NEW YORK (Bloomberg) -- General Motors Co. told prospective investors that its peak $19 billion operating profit projection requires the U.S. market to return to near-record levels of 17 million sales, said two people familiar with the presentation.
In a mid-level market of about 15 million vehicles, the automaker could generate as much as $13 billion in earnings before interest and taxes, GM CFO Chris Liddell said in a meeting in New York on Monday, according to the people, who asked not to be identified because the meetings to promote the initial public offering are private.
Liddell gave the profit projections in an online presentation last week without detailing the sales levels required to reach those numbers, which are earnings before income taxes. To reach the highest profit targets, the company projected U.S. vehicle sales of about 17 million annually, he said in the meetings. The record for U.S. light-vehicle sales was 17.4 million in 2000.
“Selling 17 million cars is probably five to seven years out,” said Joe Phillippi, principal of AutoTrends Inc., a consulting firm in Short Hills, N.J. “We're still looking at 10 percent unemployment.”
U.S. sales last year fell to 10.4 million, according to researcher Autodata Corp. based in Woodcliff Lake, N.J. Annual deliveries had averaged 16.8 million from 2000 to 2007.
Liddell, CEO Dan Akerson and several other executives were in New York on Monday and Tuesday making the case that the new GM has much larger profit potential than the old GM, said the people.
To break even, GM previously needed 25 percent of a U.S. market of 15.5 million vehicles a year, or “around mid-cycle,” Liddell said in the video.
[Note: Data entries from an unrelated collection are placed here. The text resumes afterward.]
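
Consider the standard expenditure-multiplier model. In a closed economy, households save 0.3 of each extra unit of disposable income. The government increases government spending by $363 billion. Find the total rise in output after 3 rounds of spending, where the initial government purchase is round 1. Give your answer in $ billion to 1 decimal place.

MPC = 1 − MPS = 1 − 0.3 = 0.7.
Round 1 adds ΔG = $363 billion; each later round is MPC = 0.7 times the previous.
After 3 rounds: 363 + 254.1 + 177.87 = ΔG·(1 − c^3)/(1 − c) = 363 × (1 − 0.343)/0.3 ≈ $795 billion.

$795.0 billion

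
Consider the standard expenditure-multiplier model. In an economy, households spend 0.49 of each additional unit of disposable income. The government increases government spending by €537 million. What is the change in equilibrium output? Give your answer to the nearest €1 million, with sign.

Government-spending multiplier = 1/(1 − MPC) = 1/(1 − 0.49) = 1/0.51 ≈ 1.961.
ΔY = k × ΔG = (+€537 million) / 0.51 ≈ +€1,053 million.

+€1,053 million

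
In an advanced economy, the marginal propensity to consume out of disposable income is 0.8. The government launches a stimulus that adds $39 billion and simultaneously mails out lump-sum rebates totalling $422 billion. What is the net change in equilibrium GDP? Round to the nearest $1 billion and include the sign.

+$1,883 billion

Expenditure multiplier = 1/(1 − MPC) = 1/(1 − 0.8) = 1/0.2 = 5.
ΔG contributes k·ΔG = (+$39 billion) / 0.2 = +$195 billion.
ΔT of −$422 billion changes first-round spending by −c·ΔT = +$337.6 billion, contributing k·(−c·ΔT) = (+$337.6 billion) / 0.2 = +$1,688 billion.
Net ΔY = k(ΔG − c·ΔT) = (+$376.6 billion) / 0.2 = +$1,883 billion.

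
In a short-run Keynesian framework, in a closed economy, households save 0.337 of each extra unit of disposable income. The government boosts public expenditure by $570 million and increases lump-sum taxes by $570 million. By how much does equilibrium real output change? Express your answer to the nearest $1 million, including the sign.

+$570 million

MPC = 1 − MPS = 1 − 0.337 = 0.663.
Expenditure multiplier = 1/(1 − MPC) = 1/(1 − 0.663) = 1/0.337 ≈ 2.967.
ΔG contributes k·ΔG = (+$570 million) / 0.337 ≈ +$1,691.4 million.
ΔT of +$570 million changes first-round spending by −c·ΔT = −$377.91 million, contributing k·(−c·ΔT) = (−$377.91 million) / 0.337 ≈ −$1,121.4 million.
With ΔG = ΔT and no other leakages, the balanced-budget multiplier is 1, so ΔY = ΔG = +$570 million.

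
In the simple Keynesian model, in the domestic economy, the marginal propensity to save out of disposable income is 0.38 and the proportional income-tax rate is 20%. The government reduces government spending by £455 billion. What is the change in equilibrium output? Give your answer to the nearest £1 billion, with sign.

MPC = 1 − MPS = 1 − 0.38 = 0.62.
Government-spending multiplier = 1/(1 − c(1−t)) = 1/(1 − 0.62×0.8) = 1/0.504 ≈ 1.984.
ΔY = k × ΔG = (−£455 billion) / 0.504 ≈ −£903 billion.

−£903 billion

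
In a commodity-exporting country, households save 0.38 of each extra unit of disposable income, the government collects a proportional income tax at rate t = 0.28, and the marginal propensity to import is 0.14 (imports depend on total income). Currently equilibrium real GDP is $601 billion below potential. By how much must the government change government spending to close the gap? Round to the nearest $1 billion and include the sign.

+$417 billion

MPC = 1 − MPS = 1 − 0.38 = 0.62.
Spending multiplier = 1/(1 − c(1−t) + m) = 1/(1 − 0.62×0.72 + 0.14) = 1/0.6936 ≈ 1.442.
Need ΔY = +$601 billion, so ΔG = ΔY/k = (+$601 billion) × 0.6936 ≈ +$417 billion.
The government should increase government spending by $417 billion.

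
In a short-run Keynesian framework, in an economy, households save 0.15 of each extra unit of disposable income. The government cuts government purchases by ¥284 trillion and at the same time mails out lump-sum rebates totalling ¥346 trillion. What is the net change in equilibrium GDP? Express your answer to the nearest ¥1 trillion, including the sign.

MPC = 1 − MPS = 1 − 0.15 = 0.85.
Expenditure multiplier = 1/(1 − MPC) = 1/(1 − 0.85) = 1/0.15 ≈ 6.667.
ΔG contributes k·ΔG = (−¥284 trillion) / 0.15 ≈ −¥1,893.3 trillion.
ΔT of −¥346 trillion changes first-round spending by −c·ΔT = +¥294.1 trillion, contributing k·(−c·ΔT) = (+¥294.1 trillion) / 0.15 ≈ +¥1,960.7 trillion.
Net ΔY = k(ΔG − c·ΔT) = (+¥10.1 trillion) / 0.15 ≈ +¥67 trillion.

+¥67 trillion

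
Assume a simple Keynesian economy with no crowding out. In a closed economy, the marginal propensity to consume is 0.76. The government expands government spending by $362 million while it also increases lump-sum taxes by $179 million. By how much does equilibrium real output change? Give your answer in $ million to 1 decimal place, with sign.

+$941.5 million

Expenditure multiplier = 1/(1 − MPC) = 1/(1 − 0.76) = 1/0.24 ≈ 4.167.
ΔG contributes k·ΔG = (+$362 million) / 0.24 ≈ +$1,508.3 million.
ΔT of +$179 million changes first-round spending by −c·ΔT = −$136.04 million, contributing k·(−c·ΔT) = (−$136.04 million) / 0.24 ≈ −$566.8 million.
Net ΔY = k(ΔG − c·ΔT) = (+$225.96 million) / 0.24 = +$941.5 million.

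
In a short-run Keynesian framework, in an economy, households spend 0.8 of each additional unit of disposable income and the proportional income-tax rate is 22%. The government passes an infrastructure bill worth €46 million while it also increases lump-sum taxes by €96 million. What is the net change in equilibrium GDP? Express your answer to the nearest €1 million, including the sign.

−€82 million

Expenditure multiplier = 1/(1 − c(1−t)) = 1/(1 − 0.8×0.78) = 1/0.376 ≈ 2.66.
ΔG contributes k·ΔG = (+€46 million) / 0.376 ≈ +€122.3 million.
ΔT of +€96 million changes first-round spending by −c·ΔT = −€76.8 million, contributing k·(−c·ΔT) = (−€76.8 million) / 0.376 ≈ −€204.3 million.
Net ΔY = k(ΔG − c·ΔT) = (−€30.8 million) / 0.376 ≈ −€82 million.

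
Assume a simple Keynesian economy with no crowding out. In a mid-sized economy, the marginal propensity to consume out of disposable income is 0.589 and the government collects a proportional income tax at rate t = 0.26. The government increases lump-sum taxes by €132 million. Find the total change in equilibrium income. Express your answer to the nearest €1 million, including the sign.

A lump-sum tax change of +€132 million shifts disposable income by −€132 million; first-round consumption changes by −c × ΔT = −0.589 × (+€132 million) = −€77.748 million.
Expenditure multiplier = 1/(1 − c(1−t)) = 1/(1 − 0.589×0.74) = 1/0.56414 ≈ 1.773.
The tax multiplier is −c × k ≈ −1.044, so ΔY = k × (−c·ΔT) = (−€77.748 million) / 0.56414 ≈ −€138 million.

−€138 million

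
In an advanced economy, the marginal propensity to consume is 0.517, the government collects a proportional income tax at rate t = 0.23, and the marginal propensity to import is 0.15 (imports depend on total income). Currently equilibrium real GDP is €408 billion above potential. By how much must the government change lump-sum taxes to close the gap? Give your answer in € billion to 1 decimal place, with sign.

+€593.4 billion

Spending multiplier = 1/(1 − c(1−t) + m) = 1/(1 − 0.517×0.77 + 0.15) = 1/0.75191 ≈ 1.33.
Tax multiplier = −c·k = −0.517/0.75191 ≈ −0.688. Need ΔY = −€408 billion, so ΔT = ΔY/(−c·k) = −(−€408 billion) × 0.75191 / 0.517 ≈ +€593.4 billion.
The government should raise lump-sum taxes by €593.4 billion.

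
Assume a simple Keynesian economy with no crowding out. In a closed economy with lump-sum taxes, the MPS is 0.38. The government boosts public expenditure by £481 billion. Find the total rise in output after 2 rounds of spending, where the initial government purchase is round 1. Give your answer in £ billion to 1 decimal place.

£779.2 billion

MPC = 1 − MPS = 1 − 0.38 = 0.62.
Round 1 adds ΔG = £481 billion; each later round is MPC = 0.62 times the previous.
After 2 rounds: 481 + 298.22 = ΔG·(1 − c^2)/(1 − c) = 481 × (1 − 0.3844)/0.38 ≈ £779.2 billion.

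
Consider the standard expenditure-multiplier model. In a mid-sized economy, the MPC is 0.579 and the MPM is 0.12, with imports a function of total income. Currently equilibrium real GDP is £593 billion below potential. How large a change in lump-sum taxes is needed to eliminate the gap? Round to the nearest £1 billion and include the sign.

−£554 billion

Spending multiplier = 1/(1 − c + m) = 1/(1 − 0.579 + 0.12) = 1/0.541 ≈ 1.848.
Tax multiplier = −c·k = −0.579/0.541 ≈ −1.07. Need ΔY = +£593 billion, so ΔT = ΔY/(−c·k) = −(+£593 billion) × 0.541 / 0.579 ≈ −£554 billion.
The government should cut lump-sum taxes by £554 billion.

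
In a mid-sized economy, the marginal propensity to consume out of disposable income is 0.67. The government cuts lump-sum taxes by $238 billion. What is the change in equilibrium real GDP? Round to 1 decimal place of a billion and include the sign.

+$483.2 billion

A lump-sum tax change of −$238 billion shifts disposable income by +$238 billion; first-round consumption changes by −c × ΔT = −0.67 × (−$238 billion) = +$159.46 billion.
Expenditure multiplier = 1/(1 − MPC) = 1/(1 − 0.67) = 1/0.33 ≈ 3.03.
The tax multiplier is −c × k ≈ −2.03, so ΔY = k × (−c·ΔT) = (+$159.46 billion) / 0.33 ≈ +$483.2 billion.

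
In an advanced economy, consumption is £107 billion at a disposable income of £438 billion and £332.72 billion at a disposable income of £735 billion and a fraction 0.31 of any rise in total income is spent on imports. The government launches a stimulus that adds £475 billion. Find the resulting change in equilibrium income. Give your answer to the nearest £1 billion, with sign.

+£864 billion

MPC = ΔC/ΔYd = (332.72 − 107)/(735 − 438) = 225.72/297 = 0.76.
Expenditure multiplier = 1/(1 − c + m) = 1/(1 − 0.76 + 0.31) = 1/0.55 ≈ 1.818.
ΔY = k × ΔG = (+£475 billion) / 0.55 ≈ +£864 billion.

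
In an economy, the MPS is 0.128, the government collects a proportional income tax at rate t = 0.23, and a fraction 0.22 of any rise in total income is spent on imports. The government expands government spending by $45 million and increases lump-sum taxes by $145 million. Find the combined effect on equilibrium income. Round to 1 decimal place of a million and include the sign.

MPC = 1 − MPS = 1 − 0.128 = 0.872.
Expenditure multiplier = 1/(1 − c(1−t) + m) = 1/(1 − 0.872×0.77 + 0.22) = 1/0.54856 ≈ 1.823.
ΔG contributes k·ΔG = (+$45 million) / 0.54856 ≈ +$82 million.
ΔT of +$145 million changes first-round spending by −c·ΔT = −$126.44 million, contributing k·(−c·ΔT) = (−$126.44 million) / 0.54856 ≈ −$230.5 million.
Net ΔY = k(ΔG − c·ΔT) = (−$81.44 million) / 0.54856 ≈ −$148.5 million.

−$148.5 million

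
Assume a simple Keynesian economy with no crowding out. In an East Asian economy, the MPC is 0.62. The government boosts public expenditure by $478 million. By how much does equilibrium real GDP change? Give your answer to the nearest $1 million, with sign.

+$1,258 million

Government-spending multiplier = 1/(1 − MPC) = 1/(1 − 0.62) = 1/0.38 ≈ 2.632.
ΔY = k × ΔG = (+$478 million) / 0.38 ≈ +$1,258 million.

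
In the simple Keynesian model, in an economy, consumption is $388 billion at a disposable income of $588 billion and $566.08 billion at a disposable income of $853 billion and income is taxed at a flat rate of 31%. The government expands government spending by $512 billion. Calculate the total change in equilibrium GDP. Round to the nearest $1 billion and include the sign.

+$955 billion

MPC = ΔC/ΔYd = (566.08 − 388)/(853 − 588) = 178.08/265 = 0.672.
Spending multiplier = 1/(1 − c(1−t)) = 1/(1 − 0.672×0.69) = 1/0.53632 ≈ 1.865.
ΔY = k × ΔG = (+$512 billion) / 0.53632 ≈ +$955 billion.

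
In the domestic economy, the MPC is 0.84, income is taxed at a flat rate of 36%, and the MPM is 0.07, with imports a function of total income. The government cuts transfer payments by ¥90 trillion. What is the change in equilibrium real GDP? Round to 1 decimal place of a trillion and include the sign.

The transfer change shifts disposable income by −¥90 trillion, so first-round consumption changes by c·ΔTR = 0.84 × (−¥90 trillion) = −¥75.6 trillion.
Expenditure multiplier = 1/(1 − c(1−t) + m) = 1/(1 − 0.84×0.64 + 0.07) = 1/0.5324 ≈ 1.878.
The transfer multiplier is c × k ≈ 1.578, so ΔY = k × (c·ΔTR) = (−¥75.6 trillion) / 0.5324 ≈ −¥142 trillion.

−¥142.0 trillion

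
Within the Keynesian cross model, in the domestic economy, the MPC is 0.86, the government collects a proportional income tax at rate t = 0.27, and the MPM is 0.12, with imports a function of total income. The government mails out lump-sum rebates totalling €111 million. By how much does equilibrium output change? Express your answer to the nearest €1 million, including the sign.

A lump-sum tax change of −€111 million shifts disposable income by +€111 million; first-round consumption changes by −c × ΔT = −0.86 × (−€111 million) = +€95.46 million.
Expenditure multiplier = 1/(1 − c(1−t) + m) = 1/(1 − 0.86×0.73 + 0.12) = 1/0.4922 ≈ 2.032.
The tax multiplier is −c × k ≈ −1.747, so ΔY = k × (−c·ΔT) = (+€95.46 million) / 0.4922 ≈ +€194 million.

+€194 million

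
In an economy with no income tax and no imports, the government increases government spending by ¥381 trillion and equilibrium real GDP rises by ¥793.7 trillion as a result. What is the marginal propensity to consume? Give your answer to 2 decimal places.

0.52

Implied spending multiplier k = ΔY/ΔG = 793.7/381 ≈ 2.0832.
Since k = 1/(1 − MPC), MPC = 1 − 1/k = 1 − ΔG/ΔY = 1 − 381/793.7 ≈ 0.52.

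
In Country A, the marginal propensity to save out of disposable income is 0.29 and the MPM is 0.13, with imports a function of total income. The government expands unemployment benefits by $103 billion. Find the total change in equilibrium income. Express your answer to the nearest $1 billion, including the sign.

MPC = 1 − MPS = 1 − 0.29 = 0.71.
The transfer change shifts disposable income by +$103 billion, so first-round consumption changes by c·ΔTR = 0.71 × (+$103 billion) = +$73.13 billion.
Expenditure multiplier = 1/(1 − c + m) = 1/(1 − 0.71 + 0.13) = 1/0.42 ≈ 2.381.
The transfer multiplier is c × k ≈ 1.69, so ΔY = k × (c·ΔTR) = (+$73.13 billion) / 0.42 ≈ +$174 billion.

+$174 billion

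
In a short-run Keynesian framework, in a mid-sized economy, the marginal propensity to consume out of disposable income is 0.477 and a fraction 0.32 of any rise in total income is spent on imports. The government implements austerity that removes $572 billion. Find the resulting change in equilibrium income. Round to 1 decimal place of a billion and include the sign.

−$678.5 billion

Spending multiplier = 1/(1 − c + m) = 1/(1 − 0.477 + 0.32) = 1/0.843 ≈ 1.186.
ΔY = k × ΔG = (−$572 billion) / 0.843 ≈ −$678.5 billion.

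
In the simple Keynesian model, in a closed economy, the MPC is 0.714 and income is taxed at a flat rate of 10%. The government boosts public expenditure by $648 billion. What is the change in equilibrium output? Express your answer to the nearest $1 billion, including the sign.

Expenditure multiplier = 1/(1 − c(1−t)) = 1/(1 − 0.714×0.9) = 1/0.3574 ≈ 2.798.
ΔY = k × ΔG = (+$648 billion) / 0.3574 ≈ +$1,813 billion.

+$1,813 billion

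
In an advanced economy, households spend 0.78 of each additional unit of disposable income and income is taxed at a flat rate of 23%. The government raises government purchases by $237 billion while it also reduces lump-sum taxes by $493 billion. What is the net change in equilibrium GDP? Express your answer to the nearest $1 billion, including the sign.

+$1,556 billion

Expenditure multiplier = 1/(1 − c(1−t)) = 1/(1 − 0.78×0.77) = 1/0.3994 ≈ 2.504.
ΔG contributes k·ΔG = (+$237 billion) / 0.3994 ≈ +$593.4 billion.
ΔT of −$493 billion changes first-round spending by −c·ΔT = +$384.54 billion, contributing k·(−c·ΔT) = (+$384.54 billion) / 0.3994 ≈ +$962.8 billion.
Net ΔY = k(ΔG − c·ΔT) = (+$621.54 billion) / 0.3994 ≈ +$1,556 billion.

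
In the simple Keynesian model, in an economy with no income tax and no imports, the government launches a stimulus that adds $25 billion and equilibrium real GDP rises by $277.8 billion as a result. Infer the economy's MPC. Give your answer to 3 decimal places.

0.910

Implied spending multiplier k = ΔY/ΔG = 277.8/25 = 11.112.
Since k = 1/(1 − MPC), MPC = 1 − 1/k = 1 − ΔG/ΔY = 1 − 25/277.8 ≈ 0.910.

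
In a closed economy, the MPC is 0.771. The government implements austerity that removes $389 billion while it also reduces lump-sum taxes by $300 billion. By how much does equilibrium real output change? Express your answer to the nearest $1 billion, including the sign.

−$689 billion

Expenditure multiplier = 1/(1 − MPC) = 1/(1 − 0.771) = 1/0.229 ≈ 4.367.
ΔG contributes k·ΔG = (−$389 billion) / 0.229 ≈ −$1,698.7 billion.
ΔT of −$300 billion changes first-round spending by −c·ΔT = +$231.3 billion, contributing k·(−c·ΔT) = (+$231.3 billion) / 0.229 ≈ +$1,010 billion.
Net ΔY = k(ΔG − c·ΔT) = (−$157.7 billion) / 0.229 ≈ −$689 billion.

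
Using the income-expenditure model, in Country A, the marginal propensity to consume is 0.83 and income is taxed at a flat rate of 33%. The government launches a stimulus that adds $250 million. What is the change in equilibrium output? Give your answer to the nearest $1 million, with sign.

+$563 million

Spending multiplier = 1/(1 − c(1−t)) = 1/(1 − 0.83×0.67) = 1/0.4439 ≈ 2.253.
ΔY = k × ΔG = (+$250 million) / 0.4439 ≈ +$563 million.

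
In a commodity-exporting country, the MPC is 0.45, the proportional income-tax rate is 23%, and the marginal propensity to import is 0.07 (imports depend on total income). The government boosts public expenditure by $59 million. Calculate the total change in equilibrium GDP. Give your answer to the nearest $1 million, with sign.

+$82 million

Government-spending multiplier = 1/(1 − c(1−t) + m) = 1/(1 − 0.45×0.77 + 0.07) = 1/0.7235 ≈ 1.382.
ΔY = k × ΔG = (+$59 million) / 0.7235 ≈ +$82 million.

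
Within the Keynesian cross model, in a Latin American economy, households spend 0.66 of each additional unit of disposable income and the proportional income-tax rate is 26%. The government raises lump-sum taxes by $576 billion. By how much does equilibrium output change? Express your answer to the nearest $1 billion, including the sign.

−$743 billion

A lump-sum tax change of +$576 billion shifts disposable income by −$576 billion; first-round consumption changes by −c × ΔT = −0.66 × (+$576 billion) = −$380.16 billion.
Expenditure multiplier = 1/(1 − c(1−t)) = 1/(1 − 0.66×0.74) = 1/0.5116 ≈ 1.955.
The tax multiplier is −c × k ≈ −1.29, so ΔY = k × (−c·ΔT) = (−$380.16 billion) / 0.5116 ≈ −$743 billion.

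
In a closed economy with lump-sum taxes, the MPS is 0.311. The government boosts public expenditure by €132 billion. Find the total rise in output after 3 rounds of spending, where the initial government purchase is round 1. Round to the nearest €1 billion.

MPC = 1 − MPS = 1 − 0.311 = 0.689.
Round 1 adds ΔG = €132 billion; each later round is MPC = 0.689 times the previous.
After 3 rounds: 132 + 90.948 + 62.663172 = ΔG·(1 − c^3)/(1 − c) = 132 × (1 − 0.327082769)/0.311 ≈ €286 billion.

€286 billion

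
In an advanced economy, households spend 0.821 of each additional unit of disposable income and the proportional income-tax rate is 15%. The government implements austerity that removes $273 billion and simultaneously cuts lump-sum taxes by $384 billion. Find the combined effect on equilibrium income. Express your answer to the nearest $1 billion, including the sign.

Expenditure multiplier = 1/(1 − c(1−t)) = 1/(1 − 0.821×0.85) = 1/0.30215 ≈ 3.31.
ΔG contributes k·ΔG = (−$273 billion) / 0.30215 ≈ −$903.5 billion.
ΔT of −$384 billion changes first-round spending by −c·ΔT = +$315.264 billion, contributing k·(−c·ΔT) = (+$315.264 billion) / 0.30215 ≈ +$1,043.4 billion.
Net ΔY = k(ΔG − c·ΔT) = (+$42.264 billion) / 0.30215 ≈ +$140 billion.

+$140 billion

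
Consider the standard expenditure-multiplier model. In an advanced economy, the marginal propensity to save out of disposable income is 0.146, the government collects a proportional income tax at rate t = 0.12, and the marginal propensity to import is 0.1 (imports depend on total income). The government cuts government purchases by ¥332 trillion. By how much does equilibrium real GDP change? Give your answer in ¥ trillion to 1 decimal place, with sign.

−¥952.7 trillion

MPC = 1 − MPS = 1 − 0.146 = 0.854.
Expenditure multiplier = 1/(1 − c(1−t) + m) = 1/(1 − 0.854×0.88 + 0.1) = 1/0.34848 ≈ 2.87.
ΔY = k × ΔG = (−¥332 trillion) / 0.34848 ≈ −¥952.7 trillion.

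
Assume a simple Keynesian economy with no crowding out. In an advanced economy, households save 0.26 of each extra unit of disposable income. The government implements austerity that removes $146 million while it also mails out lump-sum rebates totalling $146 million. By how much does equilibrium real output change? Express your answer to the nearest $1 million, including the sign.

MPC = 1 − MPS = 1 − 0.26 = 0.74.
Expenditure multiplier = 1/(1 − MPC) = 1/(1 − 0.74) = 1/0.26 ≈ 3.846.
ΔG contributes k·ΔG = (−$146 million) / 0.26 ≈ −$561.5 million.
ΔT of −$146 million changes first-round spending by −c·ΔT = +$108.04 million, contributing k·(−c·ΔT) = (+$108.04 million) / 0.26 ≈ +$415.5 million.
With ΔG = ΔT and no other leakages, the balanced-budget multiplier is 1, so ΔY = ΔG = −$146 million.

−$146 million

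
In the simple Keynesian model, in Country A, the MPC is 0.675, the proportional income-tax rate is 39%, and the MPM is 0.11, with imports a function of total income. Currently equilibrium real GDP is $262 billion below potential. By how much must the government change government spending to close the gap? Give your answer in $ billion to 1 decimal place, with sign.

+$182.9 billion

Spending multiplier = 1/(1 − c(1−t) + m) = 1/(1 − 0.675×0.61 + 0.11) = 1/0.69825 ≈ 1.432.
Need ΔY = +$262 billion, so ΔG = ΔY/k = (+$262 billion) × 0.69825 ≈ +$182.9 billion.
The government should increase government spending by $182.9 billion.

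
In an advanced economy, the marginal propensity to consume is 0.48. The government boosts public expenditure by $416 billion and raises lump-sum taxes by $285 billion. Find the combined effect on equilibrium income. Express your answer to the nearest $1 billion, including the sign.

Expenditure multiplier = 1/(1 − MPC) = 1/(1 − 0.48) = 1/0.52 ≈ 1.923.
ΔG contributes k·ΔG = (+$416 billion) / 0.52 = +$800 billion.
ΔT of +$285 billion changes first-round spending by −c·ΔT = −$136.8 billion, contributing k·(−c·ΔT) = (−$136.8 billion) / 0.52 ≈ −$263.1 billion.
Net ΔY = k(ΔG − c·ΔT) = (+$279.2 billion) / 0.52 ≈ +$537 billion.

+$537 billion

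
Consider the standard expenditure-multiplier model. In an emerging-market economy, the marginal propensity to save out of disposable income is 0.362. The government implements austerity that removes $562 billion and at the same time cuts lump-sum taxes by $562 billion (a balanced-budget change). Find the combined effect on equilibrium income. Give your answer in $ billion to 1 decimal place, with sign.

MPC = 1 − MPS = 1 − 0.362 = 0.638.
Expenditure multiplier = 1/(1 − MPC) = 1/(1 − 0.638) = 1/0.362 ≈ 2.762.
ΔG contributes k·ΔG = (−$562 billion) / 0.362 ≈ −$1,552.5 billion.
ΔT of −$562 billion changes first-round spending by −c·ΔT = +$358.556 billion, contributing k·(−c·ΔT) = (+$358.556 billion) / 0.362 ≈ +$990.5 billion.
With ΔG = ΔT and no other leakages, the balanced-budget multiplier is 1, so ΔY = ΔG = −$562 billion.

−$562.0 billion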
It now can be profitable at a 10.5 million rate and about an 18 percent share, he said.
GM also said in the meeting Monday that the mid-cycle profit projection includes about $2 billion in profit from GM's pension investments, two people said.
Liddell didn't say when he expects to see auto sales climb to 15 million and higher. GM uses Lexington, Mass.-based research firm IHS Automotive for forecasting. IHS predicts that auto sales will reach 15 million vehicles in the U.S. in 2012 and 17 million in 2015.
GM executives are trying to show that the company has unforeseen profit potential as it tries to sell 365 million shares for $26 to $29 a share after a 3-for-1 split. A successful offering would reduce the U.S. Treasury Department's stake to 43 percent from 61 percent, according to a regulatory filing for the IPO.
The shares that are scheduled to be offered on Nov. 17 represent 24 percent of the equity in the company. The company aims to raise as much as $10.6 billion for the U.S. Treasury and other shareholders with the IPO.
The automaker is selling the shares to help return to taxpayers their $49.5 billion investment in the company. Including the repurchase of the Treasury's preferred shares after the IPO, taxpayers will have received $9.5 billion in repayments, interest and dividends from GM since the automaker emerged from bankruptcy in July 2009, according to the Treasury.
To break even, the Treasury needs to sell GM for an average of almost $44 a share. The government is relying on secondary offerings to fetch higher share prices to recoup the public's investment in GM.
Meetings to pitch the IPO are scheduled for Boston, Kansas City, Denver, Houston, Dallas, Los Angeles and San Francisco, two people familiar with the matter have said.
Selim Bingol, a GM spokesman, declined to comment about the IPO.